Exactement. Même à mon âge ( NDLR: Chabrol est né en 1930), j’ai le sentiment de progresser encore. Mon nouveau film, par exemple, a été réalisé avec une économie de déchets extrême. Déjà que, dans les précédents il n’y avait pas beaucoup de gras, mais cette fois je n’ai tourné que ce que vous voyez à l’écran. Il n’y a pas un plan tourné qui ne soit pas dans le film. C’en est presque effrayant! (rire). Je savais ce que je voulais, je n’éprouvais pas ce besoin de sécurité qui amène tant de réalisateurs à se « couvrir » en tournant des scènes ou angles alternatifs, qu’ils pourront utiliser au montage si leur idée première ne s’avère pas être la bonne. Moi, je ne vois pas pourquoi, malgré le plaisir que j’ai à tourner, j’irais filmer des plans dont je sais pertinemment bien que je n’en aurai nul besoin! J’ai d’autres trucs, pour parvenir à cet état de confiance en moi, de connaissance totale de ce que sera le film achevé. Des trucs que je ne vous révélerai pas… (rire). Maintenant, il n’y a pas de règle! Plein de films formidables sont réalisés aux antipodes de ma méthode. Mais cette dernière me convient. Sans doute peut-on y voir un vieux côté de rapacité paysanne. On ne va pas gaspiller…

Si vous considérez l’ensemble de votre carrière, pouvez-vous vous dire que tout y a été le résultat d’un choix?

Oui, et en ce compris les conneries! Il y a eu des moments où j’ai fait certaines choses pour mettre du beurre dans les épinards, mais je ne les assume pas moins que les autres, quelle qu’ait pu être leur navrante nullité… (rire). éa m’amusait même, parfois. Mais maintenant, avec le temps qui passe et qui se réduit, je ne pourrais plus passer un an à faire une connerie. Mes films peuvent être plus ou moins réussis, mais ils ne seront plus jamais délibérément cons, et joyeusement cons… comme il m’est arrivé d’en faire, et plus souvent qu’à mon tour! (rire).

Vous définissez-vous comme un optimiste?
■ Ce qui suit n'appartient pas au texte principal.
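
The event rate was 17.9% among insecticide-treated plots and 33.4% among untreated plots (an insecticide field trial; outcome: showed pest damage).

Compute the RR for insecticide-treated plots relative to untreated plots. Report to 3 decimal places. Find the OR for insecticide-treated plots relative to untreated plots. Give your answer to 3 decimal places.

RR = 0.1790 / 0.3340 = 0.536
odds, insecticide-treated plots = 0.1790/0.8210 = 0.2180
odds, untreated plots = 0.3340/0.6660 = 0.5015
OR = 0.2180 / 0.5015 = 0.435

RR = 0.536; OR = 0.435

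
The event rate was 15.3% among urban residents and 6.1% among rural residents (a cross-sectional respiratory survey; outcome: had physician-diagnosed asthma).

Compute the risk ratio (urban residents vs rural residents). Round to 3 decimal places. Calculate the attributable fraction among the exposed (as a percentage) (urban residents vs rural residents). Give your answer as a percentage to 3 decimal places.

RR = 2.508; AR% = 60.131%

RR = 0.1530 / 0.0610 = 2.508
AR% = (0.1530 − 0.0610) / 0.1530 = 0.6013 → 60.131%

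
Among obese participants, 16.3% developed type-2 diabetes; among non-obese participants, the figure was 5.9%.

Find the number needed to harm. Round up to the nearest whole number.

10

absolute risk difference = 0.104000
1 / 0.104000 = 9.615 → round up → 10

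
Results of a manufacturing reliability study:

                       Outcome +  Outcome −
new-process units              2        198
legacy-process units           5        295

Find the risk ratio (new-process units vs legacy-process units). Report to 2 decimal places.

risk, new-process units = 2/200 = 0.01000
risk, legacy-process units = 5/300 = 0.01667
RR = 0.01000 / 0.01667 = 0.60

0.60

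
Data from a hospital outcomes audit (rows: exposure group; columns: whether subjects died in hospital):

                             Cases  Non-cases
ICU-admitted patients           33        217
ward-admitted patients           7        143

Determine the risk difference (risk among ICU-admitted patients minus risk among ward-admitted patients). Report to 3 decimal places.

RD ≈ 0.085

risk, ICU-admitted patients = 33/250 = 0.13200
risk, ward-admitted patients = 7/150 = 0.04667
risk difference = 0.13200 − 0.04667 = 0.085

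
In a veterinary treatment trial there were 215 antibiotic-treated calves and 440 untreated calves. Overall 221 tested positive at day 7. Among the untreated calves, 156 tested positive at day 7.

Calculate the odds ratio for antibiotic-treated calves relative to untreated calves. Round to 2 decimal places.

antibiotic-treated calves with the outcome: 221 − 156 = 65
antibiotic-treated calves without the outcome: 215 − 65 = 150
untreated calves without the outcome: 440 − 156 = 284
OR = (65 × 284) / (150 × 156) = 18460/23400 ≈ 0.79

0.79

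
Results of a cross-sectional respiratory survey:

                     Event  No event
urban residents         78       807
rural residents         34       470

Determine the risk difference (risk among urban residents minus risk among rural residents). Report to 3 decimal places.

0.021

risk, urban residents = 78/885 = 0.0881
risk, rural residents = 34/504 = 0.0675
risk difference = 0.0881 − 0.0675 = 0.021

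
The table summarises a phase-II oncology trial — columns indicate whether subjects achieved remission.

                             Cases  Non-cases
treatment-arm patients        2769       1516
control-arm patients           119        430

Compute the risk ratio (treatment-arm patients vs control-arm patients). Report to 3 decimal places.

risk, treatment-arm patients = 2769/4285 = 0.6462
risk, control-arm patients = 119/549 = 0.2168
RR = 0.6462 / 0.2168 = 2.981

RR = 2.981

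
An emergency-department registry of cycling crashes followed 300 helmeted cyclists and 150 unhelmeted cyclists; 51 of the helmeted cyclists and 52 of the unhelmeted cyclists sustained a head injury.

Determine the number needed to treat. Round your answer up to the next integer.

risk, helmeted cyclists = 51/300 = 0.170000
risk, unhelmeted cyclists = 52/150 = 0.346667
absolute risk difference = 0.176667
1 / 0.176667 = 5.660 → round up → 6

NNT ≈ 6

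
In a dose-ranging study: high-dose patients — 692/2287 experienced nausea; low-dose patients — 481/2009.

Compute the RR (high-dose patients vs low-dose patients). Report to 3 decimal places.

RR = 1.264

risk, high-dose patients = 692/2287 = 0.3026
risk, low-dose patients = 481/2009 = 0.2394
RR = 0.3026 / 0.2394 = 1.264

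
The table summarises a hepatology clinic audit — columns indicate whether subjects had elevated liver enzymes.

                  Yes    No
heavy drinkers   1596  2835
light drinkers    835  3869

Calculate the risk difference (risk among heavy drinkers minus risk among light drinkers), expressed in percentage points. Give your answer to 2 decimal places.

RD: 18.27

risk, heavy drinkers = 1596/4431 = 0.3602
risk, light drinkers = 835/4704 = 0.1775
risk difference = 0.3602 − 0.1775 = 0.1827 → 18.27 percentage points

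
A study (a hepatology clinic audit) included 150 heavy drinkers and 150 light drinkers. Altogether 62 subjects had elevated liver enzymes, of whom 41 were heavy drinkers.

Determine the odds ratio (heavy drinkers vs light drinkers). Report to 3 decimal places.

heavy drinkers without the outcome: 150 − 41 = 109
light drinkers with the outcome: 62 − 41 = 21
light drinkers without the outcome: 150 − 21 = 129
OR = (41 × 129) / (109 × 21) = 5289/2289 ≈ 2.311

2.311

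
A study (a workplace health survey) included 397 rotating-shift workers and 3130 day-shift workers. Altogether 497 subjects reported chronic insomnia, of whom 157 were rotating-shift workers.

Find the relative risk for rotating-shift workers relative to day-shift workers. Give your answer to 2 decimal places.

RR = 3.64

rotating-shift workers without the outcome: 397 − 157 = 240
day-shift workers with the outcome: 497 − 157 = 340
day-shift workers without the outcome: 3130 − 340 = 2790
risk, rotating-shift workers = 157/397 = 0.3955
risk, day-shift workers = 340/3130 = 0.1086
RR = 0.3955 / 0.1086 = 3.64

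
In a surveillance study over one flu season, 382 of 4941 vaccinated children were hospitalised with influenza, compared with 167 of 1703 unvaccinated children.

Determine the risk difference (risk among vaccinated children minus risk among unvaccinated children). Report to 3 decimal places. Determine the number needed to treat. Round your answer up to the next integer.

risk, vaccinated children = 382/4941 = 0.0773
risk, unvaccinated children = 167/1703 = 0.0981
risk difference = 0.0773 − 0.0981 = -0.021
absolute risk difference = 0.020750
1 / 0.020750 = 48.193 → round up → 49

RD = -0.021; NNT = 49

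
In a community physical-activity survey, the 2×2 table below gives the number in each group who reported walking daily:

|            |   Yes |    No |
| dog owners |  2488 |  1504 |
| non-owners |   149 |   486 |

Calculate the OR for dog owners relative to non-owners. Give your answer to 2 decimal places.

5.40

odds, dog owners = 2488/1504 = 1.6543
odds, non-owners = 149/486 = 0.3066
OR = 1.6543 / 0.3066 = 5.40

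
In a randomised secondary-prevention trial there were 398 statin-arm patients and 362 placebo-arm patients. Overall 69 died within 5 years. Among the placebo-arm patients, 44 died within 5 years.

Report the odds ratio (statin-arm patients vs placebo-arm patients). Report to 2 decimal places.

0.48

statin-arm patients with the outcome: 69 − 44 = 25
statin-arm patients without the outcome: 398 − 25 = 373
placebo-arm patients without the outcome: 362 − 44 = 318
OR = (25 × 318) / (373 × 44) = 7950/16412 ≈ 0.48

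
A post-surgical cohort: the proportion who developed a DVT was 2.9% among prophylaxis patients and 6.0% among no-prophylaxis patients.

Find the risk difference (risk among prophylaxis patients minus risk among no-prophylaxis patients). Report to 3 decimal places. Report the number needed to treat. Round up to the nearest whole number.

risk difference = 0.02900 − 0.06000 = -0.031
absolute risk difference = 0.031000
1 / 0.031000 = 32.258 → round up → 33

RD = -0.031; NNT = 33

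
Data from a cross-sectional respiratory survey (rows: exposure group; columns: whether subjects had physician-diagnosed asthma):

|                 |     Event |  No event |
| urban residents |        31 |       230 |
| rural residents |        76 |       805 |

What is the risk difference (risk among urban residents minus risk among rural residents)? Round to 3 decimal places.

0.033

risk, urban residents = 31/261 = 0.1188
risk, rural residents = 76/881 = 0.0863
risk difference = 0.1188 − 0.0863 = 0.033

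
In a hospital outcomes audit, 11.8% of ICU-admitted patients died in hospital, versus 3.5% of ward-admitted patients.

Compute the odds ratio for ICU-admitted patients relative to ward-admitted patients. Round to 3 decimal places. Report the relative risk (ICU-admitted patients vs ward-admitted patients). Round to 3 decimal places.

odds, ICU-admitted patients = 0.11800/0.88200 = 0.13379
odds, ward-admitted patients = 0.03500/0.96500 = 0.03627
OR = 0.13379 / 0.03627 = 3.689
RR = 0.11800 / 0.03500 = 3.371

OR = 3.689; RR = 3.371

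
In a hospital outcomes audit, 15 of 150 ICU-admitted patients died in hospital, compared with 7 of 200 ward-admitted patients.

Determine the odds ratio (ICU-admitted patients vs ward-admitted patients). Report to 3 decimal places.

odds, ICU-admitted patients = 15/135 = 0.11111
odds, ward-admitted patients = 7/193 = 0.03627
OR = 0.11111 / 0.03627 = 3.063

3.063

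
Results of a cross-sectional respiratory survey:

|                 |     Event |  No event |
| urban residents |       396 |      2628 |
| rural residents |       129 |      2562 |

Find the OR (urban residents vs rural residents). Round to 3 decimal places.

OR = (396 × 2562) / (2628 × 129) = 1014552/339012 ≈ 2.993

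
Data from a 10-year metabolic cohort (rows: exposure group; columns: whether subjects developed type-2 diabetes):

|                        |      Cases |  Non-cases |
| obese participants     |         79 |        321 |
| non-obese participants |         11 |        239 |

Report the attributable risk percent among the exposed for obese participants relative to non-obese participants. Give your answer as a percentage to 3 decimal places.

risk, obese participants = 79/400 = 0.19750
risk, non-obese participants = 11/250 = 0.04400
AR% = (0.19750 − 0.04400) / 0.19750 = 0.7772 → 77.722%

AR%: 77.722%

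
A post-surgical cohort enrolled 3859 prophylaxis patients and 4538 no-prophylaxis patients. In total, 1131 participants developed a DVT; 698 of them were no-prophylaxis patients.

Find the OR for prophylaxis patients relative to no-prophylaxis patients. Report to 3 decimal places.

OR ≈ 0.695

prophylaxis patients with the outcome: 1131 − 698 = 433
prophylaxis patients without the outcome: 3859 − 433 = 3426
no-prophylaxis patients without the outcome: 4538 − 698 = 3840
odds, prophylaxis patients = 433/3426 = 0.1264
odds, no-prophylaxis patients = 698/3840 = 0.1818
OR = 0.1264 / 0.1818 = 0.695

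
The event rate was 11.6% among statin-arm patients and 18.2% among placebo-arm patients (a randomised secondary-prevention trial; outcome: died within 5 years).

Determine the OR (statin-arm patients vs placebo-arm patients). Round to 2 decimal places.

odds, statin-arm patients = 0.1160/0.8840 = 0.1312
odds, placebo-arm patients = 0.1820/0.8180 = 0.2225
OR = 0.1312 / 0.2225 = 0.59

0.59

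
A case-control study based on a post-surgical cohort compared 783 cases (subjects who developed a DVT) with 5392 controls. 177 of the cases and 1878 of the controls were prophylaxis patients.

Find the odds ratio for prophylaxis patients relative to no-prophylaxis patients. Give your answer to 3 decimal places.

OR = (177 × 3514) / (1878 × 606) = 621978/1138068 ≈ 0.547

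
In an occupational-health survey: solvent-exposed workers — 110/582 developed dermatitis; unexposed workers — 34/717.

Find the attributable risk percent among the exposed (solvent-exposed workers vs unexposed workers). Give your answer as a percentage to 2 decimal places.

risk, solvent-exposed workers = 110/582 = 0.18900
risk, unexposed workers = 34/717 = 0.04742
AR% = (0.18900 − 0.04742) / 0.18900 = 0.7491 → 74.91%

AR% = 74.91%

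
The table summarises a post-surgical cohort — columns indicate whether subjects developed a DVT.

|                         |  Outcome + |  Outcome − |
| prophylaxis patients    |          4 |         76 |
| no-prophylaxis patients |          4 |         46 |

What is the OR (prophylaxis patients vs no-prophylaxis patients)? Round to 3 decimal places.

OR = (4 × 46) / (76 × 4) = 184/304 ≈ 0.605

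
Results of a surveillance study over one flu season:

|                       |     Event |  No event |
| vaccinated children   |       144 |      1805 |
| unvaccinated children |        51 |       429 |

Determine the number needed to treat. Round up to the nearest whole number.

31

risk, vaccinated children = 144/1949 = 0.073884
risk, unvaccinated children = 51/480 = 0.106250
absolute risk difference = 0.032366
1 / 0.032366 = 30.897 → round up → 31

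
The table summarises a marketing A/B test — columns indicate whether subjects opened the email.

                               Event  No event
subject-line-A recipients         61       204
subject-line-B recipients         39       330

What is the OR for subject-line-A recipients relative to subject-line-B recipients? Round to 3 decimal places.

OR = (61 × 330) / (204 × 39) = 20130/7956 ≈ 2.530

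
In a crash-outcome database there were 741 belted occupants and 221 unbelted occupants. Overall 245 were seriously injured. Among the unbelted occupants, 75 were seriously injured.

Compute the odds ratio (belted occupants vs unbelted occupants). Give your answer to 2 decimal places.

belted occupants with the outcome: 245 − 75 = 170
belted occupants without the outcome: 741 − 170 = 571
unbelted occupants without the outcome: 221 − 75 = 146
odds, belted occupants = 170/571 = 0.2977
odds, unbelted occupants = 75/146 = 0.5137
OR = 0.2977 / 0.5137 = 0.58

0.58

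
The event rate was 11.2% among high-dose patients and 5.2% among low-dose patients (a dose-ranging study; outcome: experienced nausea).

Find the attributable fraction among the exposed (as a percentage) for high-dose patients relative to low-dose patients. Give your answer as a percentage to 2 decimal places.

AR% = (0.1120 − 0.0520) / 0.1120 = 0.5357 → 53.57%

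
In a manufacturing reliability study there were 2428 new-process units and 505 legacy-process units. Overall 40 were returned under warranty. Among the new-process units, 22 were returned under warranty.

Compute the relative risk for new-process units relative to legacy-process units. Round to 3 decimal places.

RR ≈ 0.254

new-process units without the outcome: 2428 − 22 = 2406
legacy-process units with the outcome: 40 − 22 = 18
legacy-process units without the outcome: 505 − 18 = 487
risk, new-process units = 22/2428 = 0.00906
risk, legacy-process units = 18/505 = 0.03564
RR = 0.00906 / 0.03564 = 0.254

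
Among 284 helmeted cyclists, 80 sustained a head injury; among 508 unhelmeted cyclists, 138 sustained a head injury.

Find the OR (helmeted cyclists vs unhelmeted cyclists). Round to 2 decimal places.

OR = (80 × 370) / (204 × 138) = 29600/28152 ≈ 1.05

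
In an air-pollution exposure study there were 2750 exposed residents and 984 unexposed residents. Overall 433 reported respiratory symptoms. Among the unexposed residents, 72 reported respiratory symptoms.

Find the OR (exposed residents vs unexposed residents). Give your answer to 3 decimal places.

1.914

exposed residents with the outcome: 433 − 72 = 361
exposed residents without the outcome: 2750 − 361 = 2389
unexposed residents without the outcome: 984 − 72 = 912
OR = (361 × 912) / (2389 × 72) = 329232/172008 ≈ 1.914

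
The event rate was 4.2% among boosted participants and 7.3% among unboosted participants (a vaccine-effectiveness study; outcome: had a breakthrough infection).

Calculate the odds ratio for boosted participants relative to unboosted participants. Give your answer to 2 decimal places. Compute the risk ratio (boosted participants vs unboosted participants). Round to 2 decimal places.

OR = 0.56; RR = 0.58

odds, boosted participants = 0.04200/0.95800 = 0.04384
odds, unboosted participants = 0.07300/0.92700 = 0.07875
OR = 0.04384 / 0.07875 = 0.56
RR = 0.04200 / 0.07300 = 0.58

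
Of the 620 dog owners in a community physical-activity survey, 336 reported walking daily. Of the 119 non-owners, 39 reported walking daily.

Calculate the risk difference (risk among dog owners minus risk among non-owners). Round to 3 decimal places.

RD: 0.214

risk, dog owners = 336/620 = 0.5419
risk, non-owners = 39/119 = 0.3277
risk difference = 0.5419 − 0.3277 = 0.214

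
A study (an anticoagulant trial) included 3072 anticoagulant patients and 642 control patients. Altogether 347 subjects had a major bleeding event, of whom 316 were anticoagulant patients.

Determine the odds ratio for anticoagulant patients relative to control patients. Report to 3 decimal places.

OR ≈ 2.260

anticoagulant patients without the outcome: 3072 − 316 = 2756
control patients with the outcome: 347 − 316 = 31
control patients without the outcome: 642 − 31 = 611
OR = (316 × 611) / (2756 × 31) = 193076/85436 ≈ 2.260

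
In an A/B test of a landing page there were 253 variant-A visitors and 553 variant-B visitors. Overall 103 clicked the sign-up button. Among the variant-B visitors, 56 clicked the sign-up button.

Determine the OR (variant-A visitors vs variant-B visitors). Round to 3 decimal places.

OR ≈ 2.025

variant-A visitors with the outcome: 103 − 56 = 47
variant-A visitors without the outcome: 253 − 47 = 206
variant-B visitors without the outcome: 553 − 56 = 497
OR = (47 × 497) / (206 × 56) = 23359/11536 ≈ 2.025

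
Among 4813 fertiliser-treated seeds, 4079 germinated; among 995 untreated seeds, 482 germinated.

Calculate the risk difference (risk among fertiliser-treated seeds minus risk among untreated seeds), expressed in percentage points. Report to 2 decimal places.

risk, fertiliser-treated seeds = 4079/4813 = 0.8475
risk, untreated seeds = 482/995 = 0.4844
risk difference = 0.8475 − 0.4844 = 0.3631 → 36.31 percentage points

36.31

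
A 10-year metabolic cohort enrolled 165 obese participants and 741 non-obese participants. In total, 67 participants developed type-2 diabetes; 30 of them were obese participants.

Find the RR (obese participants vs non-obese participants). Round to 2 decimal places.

RR = 3.64

obese participants without the outcome: 165 − 30 = 135
non-obese participants with the outcome: 67 − 30 = 37
non-obese participants without the outcome: 741 − 37 = 704
risk, obese participants = 30/165 = 0.18182
risk, non-obese participants = 37/741 = 0.04993
RR = 0.18182 / 0.04993 = 3.64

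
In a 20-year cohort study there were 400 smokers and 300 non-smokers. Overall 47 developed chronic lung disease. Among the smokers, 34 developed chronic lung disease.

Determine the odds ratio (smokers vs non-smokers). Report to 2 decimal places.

2.05

smokers without the outcome: 400 − 34 = 366
non-smokers with the outcome: 47 − 34 = 13
non-smokers without the outcome: 300 − 13 = 287
odds, smokers = 34/366 = 0.09290
odds, non-smokers = 13/287 = 0.04530
OR = 0.09290 / 0.04530 = 2.05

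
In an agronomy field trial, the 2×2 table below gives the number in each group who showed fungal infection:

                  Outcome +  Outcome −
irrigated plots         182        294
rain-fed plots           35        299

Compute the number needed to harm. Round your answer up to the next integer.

risk, irrigated plots = 182/476 = 0.382353
risk, rain-fed plots = 35/334 = 0.104790
absolute risk difference = 0.277563
1 / 0.277563 = 3.603 → round up → 4

NNH = 4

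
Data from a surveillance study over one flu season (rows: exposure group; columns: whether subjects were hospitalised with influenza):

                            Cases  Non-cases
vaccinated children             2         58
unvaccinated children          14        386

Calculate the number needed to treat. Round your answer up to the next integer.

risk, vaccinated children = 2/60 = 0.033333
risk, unvaccinated children = 14/400 = 0.035000
absolute risk difference = 0.001667
1 / 0.001667 = 599.880 → round up → 600

600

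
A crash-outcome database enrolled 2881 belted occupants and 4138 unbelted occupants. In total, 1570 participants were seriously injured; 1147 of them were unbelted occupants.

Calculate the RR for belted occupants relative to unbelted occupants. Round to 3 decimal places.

belted occupants with the outcome: 1570 − 1147 = 423
belted occupants without the outcome: 2881 − 423 = 2458
unbelted occupants without the outcome: 4138 − 1147 = 2991
risk, belted occupants = 423/2881 = 0.1468
risk, unbelted occupants = 1147/4138 = 0.2772
RR = 0.1468 / 0.2772 = 0.530

0.530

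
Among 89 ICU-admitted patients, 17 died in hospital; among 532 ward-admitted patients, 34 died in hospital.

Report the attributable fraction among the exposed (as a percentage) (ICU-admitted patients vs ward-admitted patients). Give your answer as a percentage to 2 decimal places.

risk, ICU-admitted patients = 17/89 = 0.1910
risk, ward-admitted patients = 34/532 = 0.0639
AR% = (0.1910 − 0.0639) / 0.1910 = 0.6654 → 66.54%

66.54%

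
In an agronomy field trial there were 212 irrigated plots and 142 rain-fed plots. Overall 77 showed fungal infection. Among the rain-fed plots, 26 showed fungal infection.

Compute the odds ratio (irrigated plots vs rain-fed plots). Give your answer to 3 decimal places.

1.413

irrigated plots with the outcome: 77 − 26 = 51
irrigated plots without the outcome: 212 − 51 = 161
rain-fed plots without the outcome: 142 − 26 = 116
OR = (51 × 116) / (161 × 26) = 5916/4186 ≈ 1.413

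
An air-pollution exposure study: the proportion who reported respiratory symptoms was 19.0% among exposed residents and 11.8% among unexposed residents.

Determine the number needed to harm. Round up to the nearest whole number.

absolute risk difference = 0.072000
1 / 0.072000 = 13.889 → round up → 14

14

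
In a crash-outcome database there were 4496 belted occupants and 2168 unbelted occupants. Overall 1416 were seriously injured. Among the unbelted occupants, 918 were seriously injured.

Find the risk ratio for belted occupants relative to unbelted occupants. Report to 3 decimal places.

belted occupants with the outcome: 1416 − 918 = 498
belted occupants without the outcome: 4496 − 498 = 3998
unbelted occupants without the outcome: 2168 − 918 = 1250
risk, belted occupants = 498/4496 = 0.1108
risk, unbelted occupants = 918/2168 = 0.4234
RR = 0.1108 / 0.4234 = 0.262

0.262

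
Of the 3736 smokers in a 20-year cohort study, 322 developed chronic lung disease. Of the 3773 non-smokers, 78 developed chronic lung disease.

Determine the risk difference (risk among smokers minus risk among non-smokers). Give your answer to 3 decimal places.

risk, smokers = 322/3736 = 0.08619
risk, non-smokers = 78/3773 = 0.02067
risk difference = 0.08619 − 0.02067 = 0.066

0.066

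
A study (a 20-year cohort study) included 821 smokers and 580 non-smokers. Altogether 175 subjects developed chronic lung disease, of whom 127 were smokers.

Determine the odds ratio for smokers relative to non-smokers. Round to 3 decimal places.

OR: 2.028

smokers without the outcome: 821 − 127 = 694
non-smokers with the outcome: 175 − 127 = 48
non-smokers without the outcome: 580 − 48 = 532
OR = (127 × 532) / (694 × 48) = 67564/33312 ≈ 2.028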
Et pourquoi?

Je suis un optimiste, oui, bien que ce soit sans doute à contre-courant aujourd’hui. On a certes l’impression que le monde va de plus en plus vite, qu’on est de plus en plus stressé. Mais je crois qu’il est dans la nature humaine d’avancer plus lentement, et je crois qu’on avance. Lentement (d’où le fait qu’on ne s’en rend pas toujours compte), mais sûrement. Si tant d’entre nous ne croyaient pas en Dieu, on irait sans doute plus vite, parce qu’il n’y aurait plus d’éternité… Moi, je crois nettement au progrès, à l’amélioration des choses.

Entre le désir qui vous habitait au moment de commencer à faire des films et le plaisir que vous prenez aujourd’hui à en faire, que s’est-il passé de déterminant?

Le comportement d’un vieux cinéaste est, paradoxalement, plus proche de celui d’un jeune cinéphile que de celui d’un réalisateur en train d’essayer de bâtir les choses pour pouvoir continuer à travailler. La sérénité qui est mienne aujourd’hui rejoint l’inconscience des mes débuts, la peur qui a pu me prendre en chemin n’est plus. Tout jeune, je n’en avais rien à foutre. Vieux, je n’en ai plus rien à foutre! (rire). Au départ, je ne savais pas comment faire. Maintenant je sais. Mais le sentiment est assez comparable. Je me suis aperçu, en faisant La Fleur du mal, que je prenais mes décisions avant même de réfléchir aux raisons de mes choix. Je ne savais pas que la réflexion pouvait ainsi devenir intuitive. Et il m’aura fallu longtemps pour m’en apercevoir. Cela m’arrive sur le tard. Mais quel plaisir! C’est sans doute ce que les artisans appellent le « métier »…

Entretien: Louis Danvers

(1)Dans Les Fantômes du chapelier ( 1982) et Betty (1991).